Syrie : l’amateurisme de Hollande et le réalisme de Poutine

En matière d’amateurisme et de cafouillages en tout genre, la gestion calamiteuse du dossier syrien par François Hollande restera longtemps un modèle du genre. Gonflé à bloc par le succès de l’intervention française au Mali, enhardi par la position d’Obama, qui avait décrété en 2012 une ligne rouge en cas d’utilisation d’armes chimiques par le régime syrien, François Hollande s’est cru en position de force pour endosser précipitamment sa tenue de chef de guerre et mener une action punitive contre Assad, dès le lendemain de l’attaque chimique à Damas. Malheureusement, faute d’avoir analysé toutes les conséquences d’une telle opération et surtout faute d’avoir consulté au préalable ses partenaires européens, la France se retrouve aujourd’hui totalement isolée sur ce dossier. Espérant rassembler au G20 “la coalition la plus large possible”, Hollande n’a trouvé à Saint-Pétersbourg qu’une Europe unie derrière Angela Merkel et hostile à toute intervention militaire.

HollandeIL NOUS FAIT HONTEAprès la défection inattendue des Anglais et le lâchage de l’UE, la France, qui n’a pas les moyens militaires d’agir seule, se retrouve donc dans l’obligation de s’en remettre à la décision finale du Congrès américain. Quelle humiliation ! Quand on veut bomber le torse, il faut s’en donner les moyens. Ce résultat pitoyable est la conséquence d’un indéniable amateurisme, voire d’une certaine désinvolture de notre diplomatie. Une intervention armée dans le chaudron du Moyen Orient n’est pas un acte anodin. Non seulement François Hollande n’a pas attendu les conclusions de la commission d’enquête internationale envoyée en Syrie, non seulement il s’est affranchi à tort de l’aval de l’ONU, non seulement il a rejeté tout vote de l’Assemblée Nationale, mais il a surtout négligé d’analyser les conséquences d’un bombardement en Syrie avant de s’engager dans cette aventure des plus risquées. Punir Assad, c’est soutenir indirectement les islamistes et Al Qaïda, ennemis jurés de l’Occident et des chrétiens. C’est prendre le risque de représailles contre nos intérêts et contre nos 900 soldats de la Finul, stationnés au Liban, mais c’est aussi attiser la haine anti Israël. Car il est illusoire de penser que l’Iran et le Hezbollah, alliés d’Assad, resteront les bras croisés après une agression occidentale.

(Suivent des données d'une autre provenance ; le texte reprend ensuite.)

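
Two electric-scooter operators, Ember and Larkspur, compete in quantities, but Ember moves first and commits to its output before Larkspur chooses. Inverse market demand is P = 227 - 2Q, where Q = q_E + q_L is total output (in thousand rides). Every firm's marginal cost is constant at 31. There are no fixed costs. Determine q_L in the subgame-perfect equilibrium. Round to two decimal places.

24.50

The follower Larkspur best-responds to any q_E: π_L = (227 - 2Q)q_L - 31q_L.
Follower FOC: 196 - 2q_E - 4q_L = 0, so q_L(q_E) = (196 - 2q_E)/4.
Ember substitutes q_L(q_E) into its own profit: π_E = q_E(227 - 2q_E - (196 - 2q_E)/2) - 31q_E = (129 - q_E)q_E - 31q_E.
The leader's first-order condition 98 - 2q_E = 0 yields q_E = 49.
Then q_L = (196 - 2·49)/4 = 49/2.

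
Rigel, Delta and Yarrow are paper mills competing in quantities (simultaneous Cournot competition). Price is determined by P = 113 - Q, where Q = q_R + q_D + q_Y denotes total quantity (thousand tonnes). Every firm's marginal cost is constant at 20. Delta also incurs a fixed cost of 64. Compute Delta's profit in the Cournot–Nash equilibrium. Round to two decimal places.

476.56

A representative firm's profit is π_i = q_i(113 - Q) - 20q_i.
First-order condition (treating rivals' output as given): 93 - 2q_i - Σ_{j≠i} q_j = 0.
By symmetry each firm produces the same amount; substituting Σ_{j≠i} q_j = 2q_i yields q_i = 93/4.
Price P = 113 - 279/4 = 173/4.
Delta's profit: (173/4 - 20)·(93/4) - 64 = 476.5625.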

Quant au bilan des frappes ciblées et limitées, beaucoup d’experts s’accordent à dire qu’il sera quasiment nul et ne changera rien à la suite du conflit syrien. Dans ces conditions, où est l’intérêt de la France de s’immiscer dans cette guerre civile ? Si le but inavoué de François Hollande était de redorer son blason et de faire oublier le bilan calamiteux de sa politique intérieure, le pari est perdu. Plus les jours passent et plus le dossier syrien tourne au fiasco pour notre président. Les Français, hostiles à toute intervention, ont bien d’autres préoccupations à régler que de jouer aux gendarmes du monde. La France n’est pas l’Amérique. Et souhaitons que le bon sens et la sagesse s’imposent à tous, pour que les va-t-en-guerre se rangent enfin du côté de la solution politique que réclame Poutine à juste titre, seule issue durable de ce conflit.